Un triplice ‘finimento’, dunque: come fine, termine di un’idealità d’Italia; come briglie, guida, reggimento politico; come ornamento, ricchezza artistica e spirituale, sempre presenti come contraltare del degrado e della massificazione attuale: il Bello non come mero evento estetico, ma come fattore di incivilimento e cultura, la qualità della polis, la nostalgia della quale è simboleggiata dalla presenza costante della/e piazza/e, oggi vuota/e, un tempo luogo di incontro, di scambio comunicativo, di civile costruttivo confronto.

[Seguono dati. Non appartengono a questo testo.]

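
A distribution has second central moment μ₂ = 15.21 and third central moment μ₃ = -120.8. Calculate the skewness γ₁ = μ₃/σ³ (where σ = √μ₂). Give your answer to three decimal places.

-2.036

σ = √μ₂ = √15.21 = 3.90000
σ³ = μ₂^(3/2) = 59.31900
γ₁ = μ₃/σ³ = -120.8 / 59.31900 ≈ -2.036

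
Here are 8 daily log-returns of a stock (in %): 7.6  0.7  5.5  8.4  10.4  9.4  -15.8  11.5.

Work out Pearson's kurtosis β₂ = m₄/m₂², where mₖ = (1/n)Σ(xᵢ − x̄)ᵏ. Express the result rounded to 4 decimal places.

x̄ = 4.7125
Σ(xᵢ − x̄)² = 559.8088 ⇒ m₂ = 69.97609
Σ(xᵢ − x̄)⁴ = 181206.8531 ⇒ m₄ = 22650.85663
m₂² = 4896.65370
β₂ = m₄/m₂² = 22650.85663 / 4896.65370 ≈ 4.6258

4.6258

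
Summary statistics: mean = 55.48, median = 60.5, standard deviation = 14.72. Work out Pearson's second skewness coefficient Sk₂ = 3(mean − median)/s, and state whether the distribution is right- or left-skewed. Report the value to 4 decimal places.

Sk₂ = 3(55.48 − 60.5) / 14.72 = 3 × -5.0200 / 14.72
    = -15.0600 / 14.72 ≈ -1.0231
Sk₂ < 0 ⇒ mean < median ⇒ left-skewed (negative skew).

-1.0231, left-skewed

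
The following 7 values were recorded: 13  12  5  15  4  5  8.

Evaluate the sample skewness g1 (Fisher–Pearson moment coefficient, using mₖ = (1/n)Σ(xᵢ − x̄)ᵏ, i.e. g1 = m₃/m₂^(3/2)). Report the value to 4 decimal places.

x̄ = (13 + 12 + 5 + 15 + 4 + 5 + 8) / 7 = 8.8571
deviations (xᵢ − x̄): 4.1429, 3.1429, -3.8571, 6.1429, -4.8571, -3.8571, -0.8571
Σ(xᵢ − x̄)² = 118.8571 ⇒ m₂ = 118.8571/7 = 16.97959
Σ(xᵢ − x̄)³ = 103.9592 ⇒ m₃ = 103.9592/7 = 14.85131
m₂^(3/2) = 16.97959^(1.5) = 69.96662
g1 = m₃ / m₂^(3/2) = 14.85131 / 69.96662 ≈ 0.2123

0.2123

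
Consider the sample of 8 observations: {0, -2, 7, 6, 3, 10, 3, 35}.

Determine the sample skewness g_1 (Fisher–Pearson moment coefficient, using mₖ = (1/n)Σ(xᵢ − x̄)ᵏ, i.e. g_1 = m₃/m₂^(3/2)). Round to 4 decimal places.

x̄ = (0 - 2 + 7 + 6 + 3 + 10 + 3 + 35) / 8 = 7.7500
deviations (xᵢ − x̄): -7.7500, -9.7500, -0.7500, -1.7500, -4.7500, 2.2500, -4.7500, 27.2500
Σ(xᵢ − x̄)² = 951.5000 ⇒ m₂ = 951.5000/8 = 118.93750
Σ(xᵢ − x̄)³ = 18633.7500 ⇒ m₃ = 18633.7500/8 = 2329.21875
m₂^(3/2) = 118.93750^(1.5) = 1297.11418
g_1 = m₃ / m₂^(3/2) = 2329.21875 / 1297.11418 ≈ 1.7957

1.7957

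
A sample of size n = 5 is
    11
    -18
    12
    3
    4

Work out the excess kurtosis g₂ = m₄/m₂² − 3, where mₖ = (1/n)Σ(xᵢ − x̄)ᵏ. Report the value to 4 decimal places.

-0.2674

x̄ = 2.4000
Σ(xᵢ − x̄)² = 585.2000 ⇒ m₂ = 117.04000
Σ(xᵢ − x̄)⁴ = 187159.3760 ⇒ m₄ = 37431.87520
m₂² = 13698.36160
g₂ = m₄/m₂² − 3 = 2.73258 − 3 ≈ -0.2674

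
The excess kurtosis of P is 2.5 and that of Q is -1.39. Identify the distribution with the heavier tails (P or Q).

Higher excess kurtosis ⇒ heavier tails relative to the normal distribution.
2.5 vs -1.39: the larger is 2.5, so P has heavier tails. (P is leptokurtic — heavier-than-normal tails; the other is platykurtic.)

P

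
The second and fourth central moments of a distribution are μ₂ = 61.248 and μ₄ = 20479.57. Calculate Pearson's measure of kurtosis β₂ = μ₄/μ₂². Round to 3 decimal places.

μ₂² = 61.248² = 3751.31750
μ₄/μ₂² = 20479.57 / 3751.31750 = 5.45930
β₂ ≈ 5.459

5.459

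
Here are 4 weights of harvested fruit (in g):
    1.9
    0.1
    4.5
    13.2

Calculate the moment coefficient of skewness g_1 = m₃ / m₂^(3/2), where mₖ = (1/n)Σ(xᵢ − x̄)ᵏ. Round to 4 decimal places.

x̄ = (1.9 + 0.1 + 4.5 + 13.2) / 4 = 4.9250
deviations (xᵢ − x̄): -3.0250, -4.8250, -0.4250, 8.2750
Σ(xᵢ − x̄)² = 101.0875 ⇒ m₂ = 101.0875/4 = 25.27187
Σ(xᵢ − x̄)³ = 426.5494 ⇒ m₃ = 426.5494/4 = 106.63734
m₂^(3/2) = 25.27187^(1.5) = 127.04460
g_1 = m₃ / m₂^(3/2) = 106.63734 / 127.04460 ≈ 0.8394

0.8394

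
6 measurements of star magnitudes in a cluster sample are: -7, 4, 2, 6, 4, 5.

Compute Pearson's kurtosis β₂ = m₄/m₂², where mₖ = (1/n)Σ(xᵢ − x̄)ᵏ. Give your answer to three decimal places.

3.660

x̄ = 2.3333
Σ(xᵢ − x̄)² = 113.3333 ⇒ m₂ = 18.88889
Σ(xᵢ − x̄)⁴ = 7835.1111 ⇒ m₄ = 1305.85185
m₂² = 356.79012
β₂ = m₄/m₂² = 1305.85185 / 356.79012 ≈ 3.660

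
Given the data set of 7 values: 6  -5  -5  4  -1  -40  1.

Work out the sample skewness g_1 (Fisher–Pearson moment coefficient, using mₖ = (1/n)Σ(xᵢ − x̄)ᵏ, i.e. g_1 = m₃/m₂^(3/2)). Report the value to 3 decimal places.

x̄ = (6 - 5 - 5 + 4 - 1 - 40 + 1) / 7 = -5.7143
deviations (xᵢ − x̄): 11.7143, 0.7143, 0.7143, 9.7143, 4.7143, -34.2857, 6.7143
Σ(xᵢ − x̄)² = 1475.4286 ⇒ m₂ = 1475.4286/7 = 210.77551
Σ(xᵢ − x̄)³ = -37370.8163 ⇒ m₃ = -37370.8163/7 = -5338.68805
m₂^(3/2) = 210.77551^(1.5) = 3060.06199
g_1 = m₃ / m₂^(3/2) = -5338.68805 / 3060.06199 ≈ -1.745

-1.745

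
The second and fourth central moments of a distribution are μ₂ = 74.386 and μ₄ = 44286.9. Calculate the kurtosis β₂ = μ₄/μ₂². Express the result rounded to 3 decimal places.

8.004

μ₂² = 74.386² = 5533.27700
μ₄/μ₂² = 44286.9 / 5533.27700 = 8.00374
β₂ ≈ 8.004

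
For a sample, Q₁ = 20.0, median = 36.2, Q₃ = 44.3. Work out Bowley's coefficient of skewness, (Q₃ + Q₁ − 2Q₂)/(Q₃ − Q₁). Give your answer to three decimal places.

numerator: Q₃ + Q₁ − 2Q₂ = 44.3 + 20.0 − 2×36.2 = -8.1000
denominator: Q₃ − Q₁ = 44.3 − 20.0 = 24.3000
Bowley skewness = -8.1000 / 24.3000 ≈ -0.333

-0.333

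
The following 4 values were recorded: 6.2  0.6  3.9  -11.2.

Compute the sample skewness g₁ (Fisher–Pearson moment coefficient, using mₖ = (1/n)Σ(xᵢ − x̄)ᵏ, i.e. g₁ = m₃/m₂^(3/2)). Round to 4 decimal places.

-0.8655

x̄ = (6.2 + 0.6 + 3.9 - 11.2) / 4 = -0.1250
deviations (xᵢ − x̄): 6.3250, 0.7250, 4.0250, -11.0750
Σ(xᵢ − x̄)² = 179.3875 ⇒ m₂ = 179.3875/4 = 44.84688
Σ(xᵢ − x̄)³ = -1039.7869 ⇒ m₃ = -1039.7869/4 = -259.94672
m₂^(3/2) = 44.84688^(1.5) = 300.32970
g₁ = m₃ / m₂^(3/2) = -259.94672 / 300.32970 ≈ -0.8655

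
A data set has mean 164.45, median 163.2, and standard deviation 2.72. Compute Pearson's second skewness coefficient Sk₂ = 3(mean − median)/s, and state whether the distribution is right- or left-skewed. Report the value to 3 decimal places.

Sk₂ = 3(164.45 − 163.2) / 2.72 = 3 × 1.2500 / 2.72
    = 3.7500 / 2.72 ≈ 1.379
Sk₂ > 0 ⇒ mean > median ⇒ right-skewed (positive skew).

1.379, right-skewed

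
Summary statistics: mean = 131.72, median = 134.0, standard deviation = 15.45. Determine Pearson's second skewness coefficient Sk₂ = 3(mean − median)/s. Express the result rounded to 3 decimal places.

-0.443

Sk₂ = 3(131.72 − 134.0) / 15.45 = 3 × -2.2800 / 15.45
    = -6.8400 / 15.45 ≈ -0.443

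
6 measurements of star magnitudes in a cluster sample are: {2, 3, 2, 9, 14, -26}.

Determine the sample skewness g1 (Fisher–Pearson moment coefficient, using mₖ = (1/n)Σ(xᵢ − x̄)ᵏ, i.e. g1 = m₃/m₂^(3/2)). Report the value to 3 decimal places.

x̄ = (2 + 3 + 2 + 9 + 14 - 26) / 6 = 0.6667
deviations (xᵢ − x̄): 1.3333, 2.3333, 1.3333, 8.3333, 13.3333, -26.6667
Σ(xᵢ − x̄)² = 967.3333 ⇒ m₂ = 967.3333/6 = 161.22222
Σ(xᵢ − x̄)³ = -15996.4444 ⇒ m₃ = -15996.4444/6 = -2666.07407
m₂^(3/2) = 161.22222^(1.5) = 2047.09197
g1 = m₃ / m₂^(3/2) = -2666.07407 / 2047.09197 ≈ -1.302

-1.302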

Era estate quando misi piede qui.


Era estate quando misi piede qui. Ed ora io finirò e lei non sentirà mai più la mia voce, a meno di non incontrarci ancora da qualche parte, il che, considerato il verosimile stato della nostra salute, ritengo sia poco probabile. Perché sto per alzarmi, no, non sono seduto, perché sto per andare, così come mi trovo, con le cose che ho indosso dritto davanti a lei, se questo può dirsi stare dritto, con nemmeno uno spazzolino in tasca per lavarmici i denti, mattina e sera, o un soldo nel mio borsellino per comprarmi una brioscia nella calura del mezzogiorno, e senza una speranza, un amico, un proposito, una prospettiva, o un cappello sulla testa con cui ossequiare le gentili signore e i signori, e così percorrerò il vialetto meglio che posso fino al cancello, per l’ultima volta, nella luce grigia del primo mattino, e con un cenno d’addio giungerò sulla dura strada e di là sul duro marciapiede, spiengendo il piede buono in avanti al meglio delle mie possibilità, mentre l’incolto polveroso ligustro mi sfiorerà la guancia, e via così, avanti, col calore in aumento, sulla mia progressiva fiacchezza, finché qualcuno avrà pietà di me, o Dio avrà misericordia di me, o meglio ancora entrambe le cose, o in mancanza di queste fino a quando non cadrò incapace di rialzarmi durante la marcia e verrò preso in custodia, annerito dall emosche, da un agente in transito, lasciando lei qui al mio posto, con in prospettiva tutto ciò che ho alle mie spalle, e tutto ciò che m’aspetta, ah! tutto ciò che m’aspetta. Era estate.